This post from my internet friend Christine has an interesting discussion on language. It's a thoughtful piece that shows a love of language but avoids a ramble into snobbery.
People who love language can become purists of the highest order.
In the eight years I taught grammar and composition, I shared lots of laughs with my students. I remember studying pronouns and highlighting the mother of all agreement errors -- themself. "Them don't have a self," I'd inform my students. "The correct ending is selves." As a transplanted Northerner, I learned that second person plural is y'all. I now utter the occasional y'all but stop short of saying all of ya'll or, worse, all y'all's. That's second person possessive in case you are wondering.
During the year I lived in England, my English and Irish friends regularly teased me about this or that expression. They loved to say "It was a blast!" with an affected American accent. When it comes to language, snobbery abounds North and South, East and West, here and across the pond. After twenty-five years in the Deep South, I like my tea sweet, but if I ever say fixin', please shoot me.
I love the English language and its diverse dialects. I love grammar. I love looking up words in a dictionary or a thesaurus. I love diagramming sentences!
Over time I have come to accept that this puts me in a minority with odd but passionate company. For those who fall into this unique camp, I'll mention four of my favorite books on language and writing: The Writer's Art by the late James Kilpatrick; The Mother Tongue: English and How It Got that Way by Bill Bryson; In Love with Norma Loquendi by William Safire, and Eats, Shoots & Leaves by Lynne Truss.
(In the above paragraph, I originally had written "this puts me in a very small minority." Mr. Kilpatrick would have rolled over in his grave. Of course, he's now rolled over in his grave because I just typed "rolled over in his grave" not once but twice. Avoid redundancies and cliches, he tells his readers. Although I've never read his position on all of y'all, I'm confident he would declare that redundant as well.)
James Kilpatrick advises that, above all, writers should write. So I blog. I stew again and again over the length of time this simple blog sucks out of my life, but I continue to bang away at the keyboard (broken or not) because I really do love to write. (And because, once in a while, a mother will tell me that sharing about real life -- and not a glossy, picture-perfect version of that life -- consoles her that she is not alone in her struggles).
When writers write, two things happen: They make mistakes, and they become better writers. Two of my dear friends and favorite bloggers are Amy and Rachel. They are both first-rate writers and skilled editors, which, I have found, are not necessarily one and the same animal. Both of them have encouraged me in this small endeavor.
After two years of blogging, here are a few lessons learned:
1. Words I now know how to spell: whit (as opposed to wit), ad nauseam (not ad nauseum).
2. Words I bungle every time: license, refrigerator (I always think there's a D), privilege (again, isn't there a D?), niece (even with that handy I before E rule).
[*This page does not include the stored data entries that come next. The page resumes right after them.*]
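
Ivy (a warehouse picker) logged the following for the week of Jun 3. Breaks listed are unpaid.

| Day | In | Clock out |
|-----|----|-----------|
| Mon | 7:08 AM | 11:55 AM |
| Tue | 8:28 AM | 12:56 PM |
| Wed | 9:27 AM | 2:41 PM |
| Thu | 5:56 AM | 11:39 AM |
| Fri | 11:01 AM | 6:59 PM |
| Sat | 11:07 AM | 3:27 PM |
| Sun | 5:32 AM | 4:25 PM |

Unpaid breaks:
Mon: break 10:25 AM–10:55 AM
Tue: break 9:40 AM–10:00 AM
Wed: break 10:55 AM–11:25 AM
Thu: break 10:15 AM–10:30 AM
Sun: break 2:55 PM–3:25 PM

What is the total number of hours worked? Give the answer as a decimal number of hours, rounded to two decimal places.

Mon: 7:08 AM–11:55 AM = 4 h 47 min; less 30 min break → 4 h 17 min
Tue: 8:28 AM–12:56 PM = 4 h 28 min; less 20 min break → 4 h 8 min
Wed: 9:27 AM–2:41 PM = 5 h 14 min; less 30 min break → 4 h 44 min
Thu: 5:56 AM–11:39 AM = 5 h 43 min; less 15 min break → 5 h 28 min
Fri: 11:01 AM–6:59 PM = 7 h 58 min
Sat: 11:07 AM–3:27 PM = 4 h 20 min
Sun: 5:32 AM–4:25 PM = 10 h 53 min; less 30 min break → 10 h 23 min
Total: 4 h 17 min + 4 h 8 min + 4 h 44 min + 5 h 28 min + 7 h 58 min + 4 h 20 min + 10 h 23 min = 41 h 18 min.

41.30 hours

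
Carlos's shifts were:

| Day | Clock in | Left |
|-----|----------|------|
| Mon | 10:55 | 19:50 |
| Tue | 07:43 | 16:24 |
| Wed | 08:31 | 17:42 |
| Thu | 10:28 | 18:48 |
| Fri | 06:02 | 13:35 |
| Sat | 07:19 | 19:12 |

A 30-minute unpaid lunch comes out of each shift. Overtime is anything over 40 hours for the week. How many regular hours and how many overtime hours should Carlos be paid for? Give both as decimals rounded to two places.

Mon: 10:55–19:50 = 8 h 55 min; less 30 min break → 8 h 25 min
Tue: 07:43–16:24 = 8 h 41 min; less 30 min break → 8 h 11 min
Wed: 08:31–17:42 = 9 h 11 min; less 30 min break → 8 h 41 min
Thu: 10:28–18:48 = 8 h 20 min; less 30 min break → 7 h 50 min
Fri: 06:02–13:35 = 7 h 33 min; less 30 min break → 7 h 3 min
Sat: 07:19–19:12 = 11 h 53 min; less 30 min break → 11 h 23 min
Total worked: 51 h 33 min = 51.55 h.
Threshold 40 h → overtime 11 h 33 min, regular 40 h 0 min.

Regular 40.00 hours, overtime 11.55 hours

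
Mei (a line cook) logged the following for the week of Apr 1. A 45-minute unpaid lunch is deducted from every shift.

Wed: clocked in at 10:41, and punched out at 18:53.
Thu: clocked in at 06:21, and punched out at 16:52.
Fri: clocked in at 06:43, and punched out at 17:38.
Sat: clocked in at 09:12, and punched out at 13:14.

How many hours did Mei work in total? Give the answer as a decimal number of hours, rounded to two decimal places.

Wed: 10:41–18:53 = 8 h 12 min; less 45 min break → 7 h 27 min
Thu: 06:21–16:52 = 10 h 31 min; less 45 min break → 9 h 46 min
Fri: 06:43–17:38 = 10 h 55 min; less 45 min break → 10 h 10 min
Sat: 09:12–13:14 = 4 h 2 min; less 45 min break → 3 h 17 min
Total: 7 h 27 min + 9 h 46 min + 10 h 10 min + 3 h 17 min = 30 h 40 min.

30.67 hours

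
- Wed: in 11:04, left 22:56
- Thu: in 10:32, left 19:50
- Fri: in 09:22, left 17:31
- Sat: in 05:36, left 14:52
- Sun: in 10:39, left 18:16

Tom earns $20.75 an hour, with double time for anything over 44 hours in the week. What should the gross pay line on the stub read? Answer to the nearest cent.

$1004.30

Wed: 11:04–22:56 = 11 h 52 min
Thu: 10:32–19:50 = 9 h 18 min
Fri: 09:22–17:31 = 8 h 9 min
Sat: 05:36–14:52 = 9 h 16 min
Sun: 10:39–18:16 = 7 h 37 min
Total worked: 46 h 12 min = 2772 min.
Regular 44 h 0 min = 2640 min at $20.75/h; overtime 2 h 12 min = 132 min at $41.50/h.
Pay = (2640 × $20.75 + 132 × $41.50) ÷ 60 = $1004.30.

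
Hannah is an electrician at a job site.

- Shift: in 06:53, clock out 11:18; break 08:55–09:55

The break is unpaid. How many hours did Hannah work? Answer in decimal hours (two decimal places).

3.42 hours

Shift: 06:53–11:18 = 4 h 25 min; less 60 min break → 3 h 25 min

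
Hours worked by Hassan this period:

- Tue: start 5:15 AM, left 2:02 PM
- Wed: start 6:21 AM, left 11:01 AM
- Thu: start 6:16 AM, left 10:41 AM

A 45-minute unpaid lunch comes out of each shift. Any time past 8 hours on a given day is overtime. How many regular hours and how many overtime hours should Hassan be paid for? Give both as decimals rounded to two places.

Tue: 5:15 AM–2:02 PM = 8 h 47 min; less 45 min break → 8 h 2 min
Wed: 6:21 AM–11:01 AM = 4 h 40 min; less 45 min break → 3 h 55 min
Thu: 6:16 AM–10:41 AM = 4 h 25 min; less 45 min break → 3 h 40 min
Tue reg 8 h 0 min / OT 0 h 2 min; Wed reg 3 h 55 min / OT 0 h 0 min; Thu reg 3 h 40 min / OT 0 h 0 min.
Totals: regular 15 h 35 min, overtime 0 h 2 min.

Regular 15.58 hours, overtime 0.03 hours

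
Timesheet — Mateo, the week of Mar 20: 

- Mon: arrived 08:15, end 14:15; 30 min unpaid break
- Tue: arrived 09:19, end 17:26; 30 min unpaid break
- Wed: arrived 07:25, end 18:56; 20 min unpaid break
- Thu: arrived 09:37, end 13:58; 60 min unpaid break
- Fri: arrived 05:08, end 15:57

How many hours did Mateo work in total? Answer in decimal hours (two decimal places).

38.47 hours

Mon: 08:15–14:15 = 6 h 0 min; less 30 min break → 5 h 30 min
Tue: 09:19–17:26 = 8 h 7 min; less 30 min break → 7 h 37 min
Wed: 07:25–18:56 = 11 h 31 min; less 20 min break → 11 h 11 min
Thu: 09:37–13:58 = 4 h 21 min; less 60 min break → 3 h 21 min
Fri: 05:08–15:57 = 10 h 49 min
Total: 5 h 30 min + 7 h 37 min + 11 h 11 min + 3 h 21 min + 10 h 49 min = 38 h 28 min.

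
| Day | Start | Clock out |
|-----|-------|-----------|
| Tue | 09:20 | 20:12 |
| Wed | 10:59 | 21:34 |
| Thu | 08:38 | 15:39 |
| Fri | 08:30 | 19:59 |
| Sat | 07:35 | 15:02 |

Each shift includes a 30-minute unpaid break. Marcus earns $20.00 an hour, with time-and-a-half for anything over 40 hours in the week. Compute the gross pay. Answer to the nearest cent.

Tue: 09:20–20:12 = 10 h 52 min; less 30 min break → 10 h 22 min
Wed: 10:59–21:34 = 10 h 35 min; less 30 min break → 10 h 5 min
Thu: 08:38–15:39 = 7 h 1 min; less 30 min break → 6 h 31 min
Fri: 08:30–19:59 = 11 h 29 min; less 30 min break → 10 h 59 min
Sat: 07:35–15:02 = 7 h 27 min; less 30 min break → 6 h 57 min
Total worked: 44 h 54 min = 2694 min.
Regular 40 h 0 min = 2400 min at $20.00/h; overtime 4 h 54 min = 294 min at $30.00/h.
Pay = (2400 × $20.00 + 294 × $30.00) ÷ 60 = $947.00.

$947.00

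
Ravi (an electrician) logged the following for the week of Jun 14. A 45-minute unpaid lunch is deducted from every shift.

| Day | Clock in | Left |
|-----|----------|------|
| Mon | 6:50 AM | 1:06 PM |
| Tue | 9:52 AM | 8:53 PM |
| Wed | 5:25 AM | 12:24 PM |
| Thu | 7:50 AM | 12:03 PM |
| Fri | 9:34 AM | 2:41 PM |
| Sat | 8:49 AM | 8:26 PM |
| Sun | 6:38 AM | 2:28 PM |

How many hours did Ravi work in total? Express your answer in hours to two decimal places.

47.80 hours

Mon: 6:50 AM–1:06 PM = 6 h 16 min; less 45 min break → 5 h 31 min
Tue: 9:52 AM–8:53 PM = 11 h 1 min; less 45 min break → 10 h 16 min
Wed: 5:25 AM–12:24 PM = 6 h 59 min; less 45 min break → 6 h 14 min
Thu: 7:50 AM–12:03 PM = 4 h 13 min; less 45 min break → 3 h 28 min
Fri: 9:34 AM–2:41 PM = 5 h 7 min; less 45 min break → 4 h 22 min
Sat: 8:49 AM–8:26 PM = 11 h 37 min; less 45 min break → 10 h 52 min
Sun: 6:38 AM–2:28 PM = 7 h 50 min; less 45 min break → 7 h 5 min
Total: 5 h 31 min + 10 h 16 min + 6 h 14 min + 3 h 28 min + 4 h 22 min + 10 h 52 min + 7 h 5 min = 47 h 48 min.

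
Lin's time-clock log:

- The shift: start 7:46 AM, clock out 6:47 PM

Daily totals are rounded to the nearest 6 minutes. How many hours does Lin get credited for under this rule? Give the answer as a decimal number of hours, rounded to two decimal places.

11.00 hours

The shift: 7:46 AM–6:47 PM = 11 h 1 min → rounds to 11 h 0 min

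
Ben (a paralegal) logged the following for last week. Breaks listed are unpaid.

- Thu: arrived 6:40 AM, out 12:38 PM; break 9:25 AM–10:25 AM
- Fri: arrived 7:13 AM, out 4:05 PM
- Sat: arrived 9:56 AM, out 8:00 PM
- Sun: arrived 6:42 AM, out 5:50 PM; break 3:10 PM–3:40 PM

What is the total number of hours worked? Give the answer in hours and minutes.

34 h 32 min

Thu: 6:40 AM–12:38 PM = 5 h 58 min; less 60 min break → 4 h 58 min
Fri: 7:13 AM–4:05 PM = 8 h 52 min
Sat: 9:56 AM–8:00 PM = 10 h 4 min
Sun: 6:42 AM–5:50 PM = 11 h 8 min; less 30 min break → 10 h 38 min
Total: 4 h 58 min + 8 h 52 min + 10 h 4 min + 10 h 38 min = 34 h 32 min.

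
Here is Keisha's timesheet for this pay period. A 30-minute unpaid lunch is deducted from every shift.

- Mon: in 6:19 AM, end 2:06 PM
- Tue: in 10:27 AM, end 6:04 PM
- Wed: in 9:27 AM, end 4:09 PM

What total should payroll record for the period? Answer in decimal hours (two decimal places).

Mon: 6:19 AM–2:06 PM = 7 h 47 min; less 30 min break → 7 h 17 min
Tue: 10:27 AM–6:04 PM = 7 h 37 min; less 30 min break → 7 h 7 min
Wed: 9:27 AM–4:09 PM = 6 h 42 min; less 30 min break → 6 h 12 min
Total: 7 h 17 min + 7 h 7 min + 6 h 12 min = 20 h 36 min.

20.60 hours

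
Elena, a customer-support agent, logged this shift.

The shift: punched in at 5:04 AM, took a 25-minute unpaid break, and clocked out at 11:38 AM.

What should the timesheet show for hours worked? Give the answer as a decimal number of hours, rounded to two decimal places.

6.15 hours

The shift: 5:04 AM–11:38 AM = 6 h 34 min; less 25 min break → 6 h 9 min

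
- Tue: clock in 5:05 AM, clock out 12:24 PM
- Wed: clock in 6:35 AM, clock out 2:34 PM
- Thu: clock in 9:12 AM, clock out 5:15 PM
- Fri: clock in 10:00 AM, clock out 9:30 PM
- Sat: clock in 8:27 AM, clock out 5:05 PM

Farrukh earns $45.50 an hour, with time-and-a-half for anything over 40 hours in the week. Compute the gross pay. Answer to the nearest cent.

$2057.74

Tue: 5:05 AM–12:24 PM = 7 h 19 min
Wed: 6:35 AM–2:34 PM = 7 h 59 min
Thu: 9:12 AM–5:15 PM = 8 h 3 min
Fri: 10:00 AM–9:30 PM = 11 h 30 min
Sat: 8:27 AM–5:05 PM = 8 h 38 min
Total worked: 43 h 29 min = 2609 min.
Regular 40 h 0 min = 2400 min at $45.50/h; overtime 3 h 29 min = 209 min at $68.25/h.
Pay = (2400 × $45.50 + 209 × $68.25) ÷ 60 = $2057.74.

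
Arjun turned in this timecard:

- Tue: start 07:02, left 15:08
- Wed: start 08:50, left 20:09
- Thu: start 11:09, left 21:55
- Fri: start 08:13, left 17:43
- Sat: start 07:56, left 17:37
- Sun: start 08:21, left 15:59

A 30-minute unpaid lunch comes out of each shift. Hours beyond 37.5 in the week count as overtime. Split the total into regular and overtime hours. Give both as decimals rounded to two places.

Tue: 07:02–15:08 = 8 h 6 min; less 30 min break → 7 h 36 min
Wed: 08:50–20:09 = 11 h 19 min; less 30 min break → 10 h 49 min
Thu: 11:09–21:55 = 10 h 46 min; less 30 min break → 10 h 16 min
Fri: 08:13–17:43 = 9 h 30 min; less 30 min break → 9 h 0 min
Sat: 07:56–17:37 = 9 h 41 min; less 30 min break → 9 h 11 min
Sun: 08:21–15:59 = 7 h 38 min; less 30 min break → 7 h 8 min
Total worked: 54 h 0 min = 54.00 h.
Threshold 37.5 h → overtime 16 h 30 min, regular 37 h 30 min.

Regular 37.50 hours, overtime 16.50 hours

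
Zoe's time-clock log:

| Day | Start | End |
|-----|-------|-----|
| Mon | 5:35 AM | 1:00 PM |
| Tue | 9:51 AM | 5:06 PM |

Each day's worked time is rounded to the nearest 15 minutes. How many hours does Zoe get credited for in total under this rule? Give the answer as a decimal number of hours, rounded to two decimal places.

Mon: 5:35 AM–1:00 PM = 7 h 25 min → rounds to 7 h 30 min
Tue: 9:51 AM–5:06 PM = 7 h 15 min → rounds to 7 h 15 min
Total credited: 14 h 45 min.

14.75 hours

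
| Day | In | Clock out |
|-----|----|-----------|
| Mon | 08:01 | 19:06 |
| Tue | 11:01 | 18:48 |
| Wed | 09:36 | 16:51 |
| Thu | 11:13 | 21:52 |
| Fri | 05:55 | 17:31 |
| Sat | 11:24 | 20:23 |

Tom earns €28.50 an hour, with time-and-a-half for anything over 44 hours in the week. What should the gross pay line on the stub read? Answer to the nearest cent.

€1824.71

Mon: 08:01–19:06 = 11 h 5 min
Tue: 11:01–18:48 = 7 h 47 min
Wed: 09:36–16:51 = 7 h 15 min
Thu: 11:13–21:52 = 10 h 39 min
Fri: 05:55–17:31 = 11 h 36 min
Sat: 11:24–20:23 = 8 h 59 min
Total worked: 57 h 21 min = 3441 min.
Regular 44 h 0 min = 2640 min at €28.50/h; overtime 13 h 21 min = 801 min at €42.75/h.
Pay = (2640 × €28.50 + 801 × €42.75) ÷ 60 = €1824.71.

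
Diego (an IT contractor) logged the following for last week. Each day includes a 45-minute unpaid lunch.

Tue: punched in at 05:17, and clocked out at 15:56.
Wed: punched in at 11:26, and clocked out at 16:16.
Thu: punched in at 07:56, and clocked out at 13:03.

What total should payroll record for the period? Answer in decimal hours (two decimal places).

Tue: 05:17–15:56 = 10 h 39 min; less 45 min break → 9 h 54 min
Wed: 11:26–16:16 = 4 h 50 min; less 45 min break → 4 h 5 min
Thu: 07:56–13:03 = 5 h 7 min; less 45 min break → 4 h 22 min
Total: 9 h 54 min + 4 h 5 min + 4 h 22 min = 18 h 21 min.

18.35 hours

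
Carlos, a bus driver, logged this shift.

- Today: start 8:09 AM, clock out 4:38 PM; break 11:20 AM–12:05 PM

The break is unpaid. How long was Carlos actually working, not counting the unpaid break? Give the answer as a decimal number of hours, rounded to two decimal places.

7.73 hours

Today: 8:09 AM–4:38 PM = 8 h 29 min; less 45 min break → 7 h 44 min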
I was excited when I nailed reminisce on the first try the other day.
3. Spelling problems that scare me: the day I debated between Aisle and Isle for a frightening length of time. Lack of caffeine, maybe? Then there was the post that referred to pop singer, Justine Bieber. I have to point out that both of these examples occurred around the time I discovered I had been drinking -- brace yourselves, please -- fat-free half and half in my coffee and had been doing so for days. Clearly, something was slipping, and I'm pretty sure it was my mind.
4. Is it hare-brained or hair-brained? Harebrained or hairbrained? Blond or blonde? Earlier I planned to write dictionaries or thesauruses, but (aside from being an earful), I wasn't sure spellcheck would catch a misspelling of the plural of thesaurus. And how do you spell misspelling? It never looks quite right to me.
5. Here's another question: Is is spellcheck or spell check? And someone please tell me why Blogger's spellcheck, however its spelled, sometimes just doesn't work.
6. Every now and then, Blogger eats a paragraph or two. I typed and saved the same paragraph three or four times one morning -- the same morning I dumped a cup of coffee over our former keyboard. All of this brings back a memory from the years I taught basic typing. Students would make a mistake and mutter "oh, spellcheck!" or (a little more quietly) "oh, shift!" Too funny.
When I was an English teacher, I would offer my students extra credit for every error of mine they caught. Needless to say, they loved this. To readers and fellow lovers of English: Feel free to correct my grammar, punctuation, or spelling. Writers need to write, and they need the feedback of other writers.
Their are three errors in this post. Or, I should say, three errors that I intentionally left here for you to discover. Happy hunting. (In honor of James Kilpatrick, I really should end on a high note and not with a cliche.) C'est la vie!